The Congress’s limits on the Attorney General’s authority to remove an independent counsel was also valid for another reason. In United States v. Perkins, 116 U.S. 483, 485, 6 S. Ct. 449, 450 (1886), the Court upheld the power of Congress to place limitations on the Secretary of the Navy’s authority to dismiss naval cadets who were inferior officers appointed by the Secretary.
The Court wrote:
We have no doubt that when Congress, by law, vests the appointment of inferior officers in the heads of Departments it may limit and restrict the power of removal as it deems best for the public interest. The constitutional authority in Congress to thus vest the appointment implies authority to limit, restrict, and regulate the removal by such laws as Congress may enact in relation to officers so appointed.
Id. at 485, 6 S. Ct. at 450. Here, because Congress validly vested the appointment of independent counsels in the court of law under Article II, it also validly limited the circumstances under which independent counsels may be removed.
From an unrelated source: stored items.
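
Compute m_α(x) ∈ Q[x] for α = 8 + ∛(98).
m_α(x) = x^3 - 24x^2 + 192x - 610

Set β = α - 8 = ∛(98), so β^3 = 98. Then (α - 8)^3 - 98 = 0, i.e. α is a root of g(x) = (x - 8)^3 - 98 = x^3 - 24x^2 + 192x - 610. Since g(x) = h(x - 8) where h(x) = x^3 - 98, and h is irreducible over Q (because 98 is not a perfect cube, so h has no rational root, and a monic cubic with no rational root is irreducible), g is also irreducible (irreducibility is preserved under the substitution x → x - 8). Hence m_α(x) = x^3 - 24x^2 + 192x - 610.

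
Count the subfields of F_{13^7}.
F_{13^7} has 2 subfields

The subfields of F_{p^n} are exactly the fields F_{p^d} for d | n (each is the fixed field of the unique index-d subgroup of Gal(F_{p^n}/F_p) ≅ Z/nZ). The divisors of n = 7 are {1, 7}, giving 2 subfields: F_{13^1}, F_{13^7}.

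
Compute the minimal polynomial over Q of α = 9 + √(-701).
m_α(x) = x^2 - 18x + 782

From α - 9 = √(-701), squaring gives (α - 9)^2 = -701, i.e. α^2 - 18α + 81 = -701, so α^2 - 18α + 782 = 0. The discriminant of x^2 - 18x + 782 is (-18)^2 - 4·(782) = 324 - 3128 = -2804, and 4·(-701) is not a perfect square in Q since -701 is squarefree and ≠ 1. Hence x^2 - 18x + 782 is irreducible over Q and is the minimal polynomial of α.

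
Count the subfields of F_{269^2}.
F_{269^2} has 2 subfields

The subfields of F_{p^n} are exactly the fields F_{p^d} for d | n (each is the fixed field of the unique index-d subgroup of Gal(F_{p^n}/F_p) ≅ Z/nZ). The divisors of n = 2 are {1, 2}, giving 2 subfields: F_{269^1}, F_{269^2}.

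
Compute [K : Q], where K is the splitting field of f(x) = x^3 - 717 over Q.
[K : Q] = 6

The roots of x^3 - 717 are ∛717, ω∛717, ω^2∛717 where ω = e^(2πi/3) is a primitive cube root of unity, so K = Q(∛717, ω). Now [Q(∛717):Q] = 3 (since 717 is not a perfect cube, x^3 - 717 is irreducible) and [Q(ω):Q] = 2. Both 2 and 3 divide [K:Q], and [K:Q] ≤ 3·2 = 6, so [K:Q] = 6. (Equivalently: Q(∛717) ⊂ R but ω ∉ R, so [K : Q(∛717)] = 2.)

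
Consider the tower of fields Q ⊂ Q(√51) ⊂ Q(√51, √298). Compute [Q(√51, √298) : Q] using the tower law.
[Q(√51, √298) : Q] = 4

[Q(√51):Q] = 2 (min poly x^2 - 51, irreducible since 51 is squarefree > 1). For the top step, suppose √298 ∈ Q(√51), say √298 = c + d√51 with c, d ∈ Q. Squaring: 298 = c^2 + 51d^2 + 2cd√51. Since √51 ∉ Q this forces 2cd = 0. If d = 0 then √298 = c ∈ Q, contradicting 298 squarefree > 1. If c = 0 then 298 = 51d^2, so 51·298 = (51d)^2 is a perfect square in Q — but 51·298 = 15198 is not a perfect square (since 51 and 298 are distinct squarefree integers). Contradiction. Hence √298 ∉ Q(√51), so x^2 - 298 stays irreducible over Q(√51) and [Q(√51, √298) : Q(√51)] = 2. By the tower law, [Q(√51, √298) : Q] = 2 · 2 = 4.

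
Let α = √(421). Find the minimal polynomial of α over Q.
m_α(x) = x^2 - 421

α satisfies α^2 - 421 = 0, so x^2 - 421 annihilates α. Since d = 421 is squarefree and ≠ 1, it is not a perfect square in Q, so x^2 - 421 has no rational root and is therefore irreducible over Q (a degree-2 polynomial over a field is irreducible iff it has no root). Hence m_α(x) = x^2 - 421.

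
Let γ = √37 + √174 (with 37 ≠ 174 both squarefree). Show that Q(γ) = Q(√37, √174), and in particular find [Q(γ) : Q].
[Q(γ) : Q] = 4 (equivalently, Q(γ) = Q(√37, √174))

Obviously Q(γ) ⊆ Q(√37, √174), and [Q(√37, √174):Q] = 4 (since 37, 174 are distinct squarefree integers > 1 with 6438 not a perfect square). To show equality we compute the minimal polynomial of γ. From γ = √37 + √174: γ^2 = 37 + 2√(6438) + 174 = 211 + 2√(6438), so γ^2 - 211 = 2√(6438); squaring, (γ^2 - 211)^2 = 4·6438, i.e. γ^4 - 422γ^2 + 44521 - 25752 = 0, i.e. γ^4 - 422γ^2 + 18769 = 0. So γ is a root of x^4 - 422x^2 + 18769. This polynomial is irreducible over Q: it has no rational root (each ±√37 ± √174 is irrational), and any factorization into two quadratics over Q would force √(6438) ∈ Q (pairing opposite roots) or √37, √174 ∈ Q (other pairings), all impossible. Hence [Q(γ):Q] = 4 = [Q(√37, √174):Q], so Q(γ) = Q(√37, √174).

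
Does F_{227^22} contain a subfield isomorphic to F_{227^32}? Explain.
No: F_{227^32} is not a subfield of F_{227^22}

F_{p^m} embeds in F_{p^n} iff m | n. Here 32 ∤ 22 (since 22 = 0·32 + 22 with remainder 22 ≠ 0), so F_{227^32} is not a subfield of F_{227^22}. Equivalently: if it were, the tower law would give 32 = [F_{227^32}:F_227] dividing [F_{227^22}:F_227] = 22, contradiction.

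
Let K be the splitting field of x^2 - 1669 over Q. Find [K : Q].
[K : Q] = 2

f(x) = x^2 - 1669 factors as (x - √1669)(x + √1669). The splitting field is K = Q(√1669). Since 1669 is squarefree and > 1, it is not a perfect square, so x^2 - 1669 is irreducible over Q and [Q(√1669) : Q] = 2. Hence [K : Q] = 2.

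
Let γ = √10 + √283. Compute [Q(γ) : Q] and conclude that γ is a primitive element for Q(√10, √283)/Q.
[Q(γ) : Q] = 4 (equivalently, Q(γ) = Q(√10, √283))

Obviously Q(γ) ⊆ Q(√10, √283), and [Q(√10, √283):Q] = 4 (since 10, 283 are distinct squarefree integers > 1 with 2830 not a perfect square). To show equality we compute the minimal polynomial of γ. From γ = √10 + √283: γ^2 = 10 + 2√(2830) + 283 = 293 + 2√(2830), so γ^2 - 293 = 2√(2830); squaring, (γ^2 - 293)^2 = 4·2830, i.e. γ^4 - 586γ^2 + 85849 - 11320 = 0, i.e. γ^4 - 586γ^2 + 74529 = 0. So γ is a root of x^4 - 586x^2 + 74529. This polynomial is irreducible over Q: it has no rational root (each ±√10 ± √283 is irrational), and any factorization into two quadratics over Q would force √(2830) ∈ Q (pairing opposite roots) or √10, √283 ∈ Q (other pairings), all impossible. Hence [Q(γ):Q] = 4 = [Q(√10, √283):Q], so Q(γ) = Q(√10, √283).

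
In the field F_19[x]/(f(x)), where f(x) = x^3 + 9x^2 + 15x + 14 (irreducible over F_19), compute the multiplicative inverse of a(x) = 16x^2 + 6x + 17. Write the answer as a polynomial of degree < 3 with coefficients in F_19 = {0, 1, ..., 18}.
a(x)^(-1) ≡ 18x^2 + 6x + 5 (mod f(x))

Since f is irreducible over F_19, F_19[x]/(f) is a field and a(x) ≠ 0 has an inverse. Apply the extended Euclidean algorithm to f(x) and a(x) in F_19[x]: f(x) = (6x + 9)·a(x) + (11x + 13);  a(x) = (17x + 15)·(11x + 13) + (12). The last nonzero remainder is the constant 12 = gcd(f, a) in F_19. Back-substituting through the division chain expresses 12 = s(x)·a(x) + t(x)·f(x) with s(x) ≡ 7x^2 + 15x + 3 (mod f), so (7x^2 + 15x + 3)·a(x) ≡ 12 (mod f). Multiplying by 12^(-1) ≡ 8 in F_19 gives a(x)^(-1) ≡ 8·(7x^2 + 15x + 3) ≡ 18x^2 + 6x + 5 (mod f). Check: (16x^2 + 6x + 17)·(18x^2 + 6x + 5) = 3x^4 + 14x^3 + 4x^2 + 18x + 9 ≡ 1 (mod x^3 + 9x^2 + 15x + 14).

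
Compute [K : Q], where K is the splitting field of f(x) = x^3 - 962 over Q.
[K : Q] = 6

The roots of x^3 - 962 are ∛962, ω∛962, ω^2∛962 where ω = e^(2πi/3) is a primitive cube root of unity, so K = Q(∛962, ω). Now [Q(∛962):Q] = 3 (since 962 is not a perfect cube, x^3 - 962 is irreducible) and [Q(ω):Q] = 2. Both 2 and 3 divide [K:Q], and [K:Q] ≤ 3·2 = 6, so [K:Q] = 6. (Equivalently: Q(∛962) ⊂ R but ω ∉ R, so [K : Q(∛962)] = 2.)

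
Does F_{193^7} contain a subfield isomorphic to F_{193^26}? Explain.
No: F_{193^26} is not a subfield of F_{193^7}

F_{p^m} embeds in F_{p^n} iff m | n. Here 26 ∤ 7 (since 7 = 0·26 + 7 with remainder 7 ≠ 0), so F_{193^26} is not a subfield of F_{193^7}. Equivalently: if it were, the tower law would give 26 = [F_{193^26}:F_193] dividing [F_{193^7}:F_193] = 7, contradiction.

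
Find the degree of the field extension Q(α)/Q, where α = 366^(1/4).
[Q(α):Q] = 4

α is a root of x^4 - 366. By Eisenstein's criterion at the prime p = 2 (which divides the constant term 366 but p^2 = 4 does not, since 366 is squarefree), x^4 - 366 is irreducible over Q. Hence [Q(α):Q] = 4.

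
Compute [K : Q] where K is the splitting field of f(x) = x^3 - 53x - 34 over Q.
[K : Q] = 6

By the rational root test, any rational root of the monic integer polynomial f(x) = x^3 - 53x - 34 must be an integer dividing the constant term -34, i.e. one of ±{1, 2, 17, 34}. Evaluating: f(1) = -86, f(-1) = 18, f(2) = -132, f(-2) = 64, f(17) = 3978, f(-17) = -4046, f(34) = 37468, f(-34) = -37536; none is 0, so f has no rational root and is therefore irreducible over Q (a cubic with no linear factor over a field is irreducible). For an irreducible cubic, the Galois group is A_3 or S_3 according as the discriminant disc(f) = -4a^3 - 27b^2 = -4·(-53)^3 - 27·(-34)^2 = 564296 is or is not a square in Q. Here disc(f) = 564296 is not a perfect square in Q, so the Galois group of f over Q is not contained in A_3 and must be all of S_3. The splitting field has degree |S_3| = 6 over Q, so [K : Q] = 6.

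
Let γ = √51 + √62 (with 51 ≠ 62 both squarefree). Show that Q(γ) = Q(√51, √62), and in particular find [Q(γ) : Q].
[Q(γ) : Q] = 4 (equivalently, Q(γ) = Q(√51, √62))

Obviously Q(γ) ⊆ Q(√51, √62), and [Q(√51, √62):Q] = 4 (since 51, 62 are distinct squarefree integers > 1 with 3162 not a perfect square). To show equality we compute the minimal polynomial of γ. From γ = √51 + √62: γ^2 = 51 + 2√(3162) + 62 = 113 + 2√(3162), so γ^2 - 113 = 2√(3162); squaring, (γ^2 - 113)^2 = 4·3162, i.e. γ^4 - 226γ^2 + 12769 - 12648 = 0, i.e. γ^4 - 226γ^2 + 121 = 0. So γ is a root of x^4 - 226x^2 + 121. This polynomial is irreducible over Q: it has no rational root (each ±√51 ± √62 is irrational), and any factorization into two quadratics over Q would force √(3162) ∈ Q (pairing opposite roots) or √51, √62 ∈ Q (other pairings), all impossible. Hence [Q(γ):Q] = 4 = [Q(√51, √62):Q], so Q(γ) = Q(√51, √62).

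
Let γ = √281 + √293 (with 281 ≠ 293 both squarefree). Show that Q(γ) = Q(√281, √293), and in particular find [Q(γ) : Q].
[Q(γ) : Q] = 4 (equivalently, Q(γ) = Q(√281, √293))

Obviously Q(γ) ⊆ Q(√281, √293), and [Q(√281, √293):Q] = 4 (since 281, 293 are distinct squarefree integers > 1 with 82333 not a perfect square). To show equality we compute the minimal polynomial of γ. From γ = √281 + √293: γ^2 = 281 + 2√(82333) + 293 = 574 + 2√(82333), so γ^2 - 574 = 2√(82333); squaring, (γ^2 - 574)^2 = 4·82333, i.e. γ^4 - 1148γ^2 + 329476 - 329332 = 0, i.e. γ^4 - 1148γ^2 + 144 = 0. So γ is a root of x^4 - 1148x^2 + 144. This polynomial is irreducible over Q: it has no rational root (each ±√281 ± √293 is irrational), and any factorization into two quadratics over Q would force √(82333) ∈ Q (pairing opposite roots) or √281, √293 ∈ Q (other pairings), all impossible. Hence [Q(γ):Q] = 4 = [Q(√281, √293):Q], so Q(γ) = Q(√281, √293).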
Finally, Judge Robinson explained that “Supreme Court precedent as well as “common sense and the inherent necessities of the governmental coordination” suggest strongly that the authority of independent counsels does not violate the separation of powers principle. In United States v. Nixon, 418 U.S. 683, 94 S. Ct. 3090, 41 L. Ed. 2d 1039 (1974), the Court recognized and accepted that “the Attorney General has delegated the authority to represent the United States in these particular matters to a Special Prosecutor with unique authority and tenure.” Id. at 694, 94 S. Ct. at 3100. The Court knew that this authority included “plenary authority to control the course of investigation and litigation related to” the Watergate matter. Id. at 694, n. 8, 94 S. Ct. at 3100, n. 8 (citing 38 Fed.Reg. 30739, as amended by 38 Fed. Reg. 32805).
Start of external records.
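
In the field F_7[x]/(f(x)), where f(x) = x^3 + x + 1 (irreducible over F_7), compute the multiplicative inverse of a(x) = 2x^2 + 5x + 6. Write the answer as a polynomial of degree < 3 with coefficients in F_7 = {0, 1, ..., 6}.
a(x)^(-1) ≡ 5x^2 + 4x + 1 (mod f(x))

Since f is irreducible over F_7, F_7[x]/(f) is a field and a(x) ≠ 0 has an inverse. Apply the extended Euclidean algorithm to f(x) and a(x) in F_7[x]: f(x) = (4x + 4)·a(x) + (6x + 5);  a(x) = (5x + 6)·(6x + 5) + (4). The last nonzero remainder is the constant 4 = gcd(f, a) in F_7. Back-substituting through the division chain expresses 4 = s(x)·a(x) + t(x)·f(x) with s(x) ≡ 6x^2 + 2x + 4 (mod f), so (6x^2 + 2x + 4)·a(x) ≡ 4 (mod f). Multiplying by 4^(-1) ≡ 2 in F_7 gives a(x)^(-1) ≡ 2·(6x^2 + 2x + 4) ≡ 5x^2 + 4x + 1 (mod f). Check: (2x^2 + 5x + 6)·(5x^2 + 4x + 1) = 3x^4 + 5x^3 + 3x^2 + x + 6 ≡ 1 (mod x^3 + x + 1).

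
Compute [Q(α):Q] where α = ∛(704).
[Q(α):Q] = 3

The minimal polynomial of α is x^3 - 704, irreducible over Q since 704 is not a perfect cube (so x^3 - 704 has no rational root). Hence [Q(α):Q] = deg(m_α) = 3.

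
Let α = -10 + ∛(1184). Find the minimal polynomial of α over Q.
m_α(x) = x^3 + 30x^2 + 300x - 184

Set β = α + 10 = ∛(1184), so β^3 = 1184. Then (α + 10)^3 - 1184 = 0, i.e. α is a root of g(x) = (x + 10)^3 - 1184 = x^3 + 30x^2 + 300x - 184. Since g(x) = h(x + 10) where h(x) = x^3 - 1184, and h is irreducible over Q (because 1184 is not a perfect cube, so h has no rational root, and a monic cubic with no rational root is irreducible), g is also irreducible (irreducibility is preserved under the substitution x → x + 10). Hence m_α(x) = x^3 + 30x^2 + 300x - 184.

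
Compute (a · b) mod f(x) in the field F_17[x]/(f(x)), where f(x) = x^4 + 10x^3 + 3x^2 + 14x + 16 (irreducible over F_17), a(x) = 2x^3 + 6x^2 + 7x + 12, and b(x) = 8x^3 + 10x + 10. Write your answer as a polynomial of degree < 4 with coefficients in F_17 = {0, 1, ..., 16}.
a · b ≡ 11x^3 + 4x^2 + 3x + 10 (mod f(x))

Multiply in F_17[x]: a(x)·b(x) = (2x^3 + 6x^2 + 7x + 12)·(8x^3 + 10x + 10) = 16x^6 + 14x^5 + 8x^4 + 6x^3 + 11x^2 + 3x + 1. This has degree ≥ 4, so divide by f(x) over F_17: 16x^6 + 14x^5 + 8x^4 + 6x^3 + 11x^2 + 3x + 1 = (16x^2 + 7x + 9)·(x^4 + 10x^3 + 3x^2 + 14x + 16) + (11x^3 + 4x^2 + 3x + 10). Hence a·b ≡ 11x^3 + 4x^2 + 3x + 10 (mod f). (F_17[x]/(f) is a field with 17^4 = 83521 elements since f is irreducible of degree 4.)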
Although the Watergate Special Prosecutor was appointed by a regulation promulgated by the Attorney General, the Court’s acceptance of the constitutionality of an independent prosecutor is equally applicable here. In both cases, inferior officers were freed from daily supervision by the Executive so that they could best perform their duties and thereby satisfy congressional intent. See also, Kendall v. United States, 37 U.S. (12 Pet.) 524, 9 L. Ed. 1181 (1837); Humphrey’s Executor, 295 U.S. 602, 55 S. Ct. 869, 79 L. Ed. 1611 (1935); Wiener v. United States, 357 U.S. 349, 78 S. Ct. 1275, 2 L. Ed. 2d 1377 (1958). Here, as in the above-cited cases, the Independent Counsel’s power comports with the Constitution.”